# Lower leaves yellowing and dying in vegitation



## snowberry (Oct 15, 2008)

Hello to all,
Im new to the forum but i have been browsing it for about a year. I have 3 girls growing under two 48 inch 'natural light supplement' ott-lites. im about a month and a half into vergitation and the girls are two indicas and one sativa. the sativa is twice as big as the indicas. Thy are all exhibiting the same problem, there very bottom leaves are yellowing than shriveling up and dying. I have yet to fertilize them and personally feel that the bottom leaves are not recieving enough light. the problem is about a week and a half old and seems to be getting worse.


----------



## slowmo77 (Oct 15, 2008)

are you talking about the single set of single leaves, the first set of 3, or the first little round leaves that sprouted? imo its normal for the lowest leaves to die off. but its very hard to say without seeing it or gettin more info.. jmo


----------



## daf (Oct 15, 2008)

yeAH bud, we neeed some pics


----------



## JBonez (Oct 15, 2008)

most of my 18 plants lower leaves are yellowing, yellow with brown spots, and appear to be dying, but the vegetation above the very first two leaf sets is flourishing! Dont worry about the bottom fan leaves yellowing off and dying, if the new growth looks good, then things are going in the right direction, on the flip side, if the new growth is having issues, this will indicate a problem that is happening real time. hope this helps.


----------



## snowberry (Oct 16, 2008)

how far up does the yellowing spread before yours stopped(jbonez). Also when should I start to fertilize my girls, like i said im about 1 2/3 months into vegitation.
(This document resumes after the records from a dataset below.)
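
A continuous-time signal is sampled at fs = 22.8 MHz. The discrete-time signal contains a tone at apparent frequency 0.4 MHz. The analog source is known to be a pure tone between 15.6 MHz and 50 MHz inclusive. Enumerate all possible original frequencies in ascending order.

22.4 MHz, 23.2 MHz, 45.2 MHz, 46 MHz

Frequencies that alias to 0.4 MHz are k·fs ± 0.4 MHz for integer k ≥ 0.
k=0: 0.4 MHz.
k=1: 22.4 MHz, 23.2 MHz.
k=2: 45.2 MHz, 46 MHz.
k=3: 68 MHz, 68.8 MHz.
Within [15.6 MHz, 50 MHz]: 22.4 MHz, 23.2 MHz, 45.2 MHz, 46 MHz.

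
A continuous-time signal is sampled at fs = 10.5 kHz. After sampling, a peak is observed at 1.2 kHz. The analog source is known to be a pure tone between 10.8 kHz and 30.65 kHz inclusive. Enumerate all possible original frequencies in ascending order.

11.7 kHz, 19.8 kHz, 22.2 kHz, 30.3 kHz

Frequencies that alias to 1.2 kHz are k·fs ± 1.2 kHz for integer k ≥ 0.
k=0: 1.2 kHz.
k=1: 9.3 kHz, 11.7 kHz.
k=2: 19.8 kHz, 22.2 kHz.
k=3: 30.3 kHz, 32.7 kHz.
k=4: 40.8 kHz, 43.2 kHz.
Within [10.8 kHz, 30.65 kHz]: 11.7 kHz, 19.8 kHz, 22.2 kHz, 30.3 kHz.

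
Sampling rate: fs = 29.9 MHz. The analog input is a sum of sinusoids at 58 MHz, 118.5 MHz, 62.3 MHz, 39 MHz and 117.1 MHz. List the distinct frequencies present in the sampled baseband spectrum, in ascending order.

fs/2 = 14.95 MHz.
58 MHz mod fs = 28.1 MHz.
28.1 MHz > fs/2 = 14.95 MHz, folds to fs − 28.1 MHz = 1.8 MHz.
118.5 MHz mod fs = 28.8 MHz.
28.8 MHz > fs/2 = 14.95 MHz, folds to fs − 28.8 MHz = 1.1 MHz.
62.3 MHz mod fs = 2.5 MHz.
2.5 MHz ≤ fs/2 = 14.95 MHz, appears at 2.5 MHz.
39 MHz mod fs = 9.1 MHz.
9.1 MHz ≤ fs/2 = 14.95 MHz, appears at 9.1 MHz.
117.1 MHz mod fs = 27.4 MHz.
27.4 MHz > fs/2 = 14.95 MHz, folds to fs − 27.4 MHz = 2.5 MHz.
Distinct values: {1.1 MHz, 1.8 MHz, 2.5 MHz, 9.1 MHz}.

1.1 MHz, 1.8 MHz, 2.5 MHz, 9.1 MHz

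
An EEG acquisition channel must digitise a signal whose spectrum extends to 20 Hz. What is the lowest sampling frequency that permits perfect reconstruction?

Nyquist rate = 2 × 20 Hz = 40 Hz.

40 Hz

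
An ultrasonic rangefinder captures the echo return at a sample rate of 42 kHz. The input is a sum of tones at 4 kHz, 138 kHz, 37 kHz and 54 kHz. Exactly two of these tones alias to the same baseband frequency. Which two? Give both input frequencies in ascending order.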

Whats a good vegitation fertilizer. One last question... When should I start flowering im so anxious.


----------



## JBonez (Oct 17, 2008)

just click the link in my sig, scroll to the last pic and you can see my plants. I am feeding them Botanicare pureblend pro Grow. if you havent fed since youve had them, then they are most likely lacking nitrogen, or something. get a good food from the hydro store and give them 1/3 the recommended dose, see how they react. You cant grow pot without investing a little money on the goods!


----------



## 4u2sm0ke (Oct 17, 2008)

1 2/3 month veg...i would say  lack of "N" is why plants useing it up  and leafs yellowing..get yourself some good nutes...there are lots out there..i would stay clear of miricle grow products..but thats me..and you can flower anytime you want..just a shorter veg time will meen a smaller yield..but 6 weeks  is about the norm here for veg...how much room you working with and whats the lights?  thanks for shareing with us my friend..take care and be safe..and remember  KEEP M GREEN


----------